Да даже и простого благополучия не приносили. И для самих революционеров —
тоже, потому что никогда не получается похоже на их первоначальную программу. А
наша революция — она, глядите, отчаянная, она — в припадке падучей бьётся. Вон,
кричат: „углублять революцию”. А что это значит? — Глаза его высвечивали
недоуменно. — Как если б люди были недовольны землетрясением и хотели бы
сотрясти землю ещё своими силами. Оттого что одичалые волки Гоббса стали
называть друг друга „товарищами”, ещё не наступило братство.
Ксенья и тут не сробела:
— Ненавижу волчью мудрость
Гоббса. Я верю в то, что говорил о людях Христос.
— Да? — как будто изумился
Павел Иванович, и превнимательно поглядел на неё.
— Но всё-таки, — имел Саня
честность возразить, — к революции вела, пусть ошибочно, идея любви к народу?
У Варсонофьева
одна бровь поднялась сильно, другая лишь чуть-чуть.
— У нашей интеллигенции,
откровенно сказать, очень много совести, да не хватает ума. Я — не о тех
интеллигентах, которые вдруг с марта стали социалистами, — это почти сплошь
карьеристы. Я — о самых добросовестных. У них у всех
эти недели — что? Восторг, восторг — и обрывается, дыхания не хватает. Победа —
в два дня, да, — но что потом два месяца? Захлёб веселья и торжества. Вся
энергия революции истекла статьями журналистов, речами ораторов и резолюциями
собраний. Какая-то революция резолюций.
На столе лежали свежие
газеты пачкой, он как привзвесил их двумя пальцами.

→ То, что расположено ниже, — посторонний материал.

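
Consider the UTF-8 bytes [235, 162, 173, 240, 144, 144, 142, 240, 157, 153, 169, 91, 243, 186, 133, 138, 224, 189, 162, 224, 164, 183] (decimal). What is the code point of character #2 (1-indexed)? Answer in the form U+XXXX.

Offset 0: leading byte 0xEB = 11101011 → 3-byte char #1 = EB A2 AD.
Offset 3: leading byte 0xF0 = 11110000 → 4-byte char #2 = F0 90 90 8E.
Leading byte 0xF0 = 11110000 matches 11110xxx → 4-byte sequence.
Byte 1: 0xF0 = 11110000, payload 000 (3 bits).
Byte 2: 0x90 = 10010000 (10xxxxxx ✓), payload 010000.
Byte 3: 0x90 = 10010000 (10xxxxxx ✓), payload 010000.
Byte 4: 0x8E = 10001110 (10xxxxxx ✓), payload 001110.
Concatenate: 000010000010000001110 = 0x1040E (21 bits → U+1040E).

U+1040E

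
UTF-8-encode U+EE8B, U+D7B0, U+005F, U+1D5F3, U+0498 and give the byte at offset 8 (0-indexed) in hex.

U+EE8B → 3-byte form EE BA 8B at offsets 0–2.
U+D7B0 → 3-byte form ED 9E B0 at offsets 3–5.
U+005F → 1-byte form 5F at offsets 6–6.
U+1D5F3 → 4-byte form F0 9D 97 B3 at offsets 7–10.
Offset 8 falls in char 4's range; it's byte 2 of F0 9D 97 B3 = 0x9D.

0x9D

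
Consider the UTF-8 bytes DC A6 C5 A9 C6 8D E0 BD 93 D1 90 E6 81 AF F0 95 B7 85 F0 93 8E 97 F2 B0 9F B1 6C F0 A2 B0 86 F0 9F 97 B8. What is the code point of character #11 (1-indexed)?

Offset 0: leading byte 0xDC = 11011100 → 2-byte char #1 = DC A6.
Offset 2: leading byte 0xC5 = 11000101 → 2-byte char #2 = C5 A9.
Offset 4: leading byte 0xC6 = 11000110 → 2-byte char #3 = C6 8D.
Offset 6: leading byte 0xE0 = 11100000 → 3-byte char #4 = E0 BD 93.
Offset 9: leading byte 0xD1 = 11010001 → 2-byte char #5 = D1 90.
Offset 11: leading byte 0xE6 = 11100110 → 3-byte char #6 = E6 81 AF.
Offset 14: leading byte 0xF0 = 11110000 → 4-byte char #7 = F0 95 B7 85.
Offset 18: leading byte 0xF0 = 11110000 → 4-byte char #8 = F0 93 8E 97.
Offset 22: leading byte 0xF2 = 11110010 → 4-byte char #9 = F2 B0 9F B1.
Offset 26: leading byte 0x6C = 01101100 → 1-byte char #10 = 6C.
Offset 27: leading byte 0xF0 = 11110000 → 4-byte char #11 = F0 A2 B0 86.
Leading byte 0xF0 = 11110000 matches 11110xxx → 4-byte sequence.
Byte 1: 0xF0 = 11110000, payload 000 (3 bits).
Byte 2: 0xA2 = 10100010 (10xxxxxx ✓), payload 100010.
Byte 3: 0xB0 = 10110000 (10xxxxxx ✓), payload 110000.
Byte 4: 0x86 = 10000110 (10xxxxxx ✓), payload 000110.
Concatenate: 000100010110000000110 = 0x22C06 (21 bits → U+22C06).

U+22C06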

— Вот, что от этих страниц
исходит? Фимиам, фимиам, фимиам — Народу. Но ничего земного нельзя делать с
безудержным преклонением. Надо поглядывать трезво, да и по сторонам. Вровень
народу смотреть, да предупреждать: эй-ка, братец, не расхлебайся. Нельзя кадить черни. Нельзя кадить зверю. Как
предупреждал Достоевский — демос наивнейше думает, что
социальная идея и состоит в грабеже. Что у нас и покатилось. На всех митингах:
„Товарищи, требуйте!” По всей России клич — „подай!” Младенческий,
до-политический народ легко соблазнить. Манит, что, кажется: вот, вот она,
вековая справедливость! Никто не имеет смелости объяснить народу: свобода — это
вовсе не мгновенное изобилие, разорить казну — разорить и самих себя.
Обязанности перед родиной — это и есть обязанности перед самими собой. Экзамен
на свободу. Если мы так ломаем свободу, то мы и куём себе неизбежное рабство.
Посмотрел на поручика.
Посмотрел на курсистку. Ещё ли, дальше?
— А мы и Европу кинулись
поучать свысока. А слово „отечество” опять прокляли, — классы да классы. А
классы и разъедают нации, и падает государство. Революционеры стелют Россию под
своё кредо, нет времени подумать. Дантон хоть успел понять: „Революция подобна
Сатурну: она пожирает своих детей.” Но не они меня
удивляют, а самые образованные. Самые первейшие кадеты. Привыкли всегда
презирать, проклинать власть, и беря её — не поняли:
власть — это страшный дар. Мозжащий. С нею нельзя играть. И не с упоением брать
её, а обрекая себя.
Саня удручённо:
— Что же — делать, Павел Иваныч?
— А вот — вы мне скажите,
что делать?
— Я думаю... я думаю...
Простой человек ничего не может большего, чем... выполнять свой долг. На своём
месте.
— Это б — хорошо было. Через
это бы мы спаслись. Но сегодня не любят таких слов, как долг, обязанность,
жертва.
Помолчали.
Чего-то, чего-то Саня хотел
не упустить?.. А! —
— Павел Иваныч!
А вы прошлый раз нам сказали, что строй отдельной человеческой души важнее
государственного строя. Так если так — тогда что бы нам революция? Переживём.
Лишь бы самим не одичать.
Варсонофьев качнул, повёл головой.
— Сказал так? Это — не
совсем осторожно. В мирные эпохи — пожалуй что так. Но
когда государство разваливается — нет, нет, надо его спасать.
И опять помолчали.
Да неудобно было и
засиживаться. И тоном уже уходным, облегчённым, вот
сейчас и поднимутся:
— Павел Иваныч,
а ещё вы прошлый раз загадали нам загадку, мы так никогда и не разгадали.
— Какую
это?
— А вот: кабы
встал — я б до неба достал; кабы руки да ноги — я б вора связал; кабы рот да
глаза — я бы всё рассказал.
— А-а... Это — дорога. —
Подумал. — Дорога, что есть жизнь каждого. И вся наша История. Самое каждодневное — и из наибольших премудростей. На
один-два шага, на малый поворот каждого хватает. А вот — прокати верно всю Дорогу. На то нужны — верные, неуклончивые колёса.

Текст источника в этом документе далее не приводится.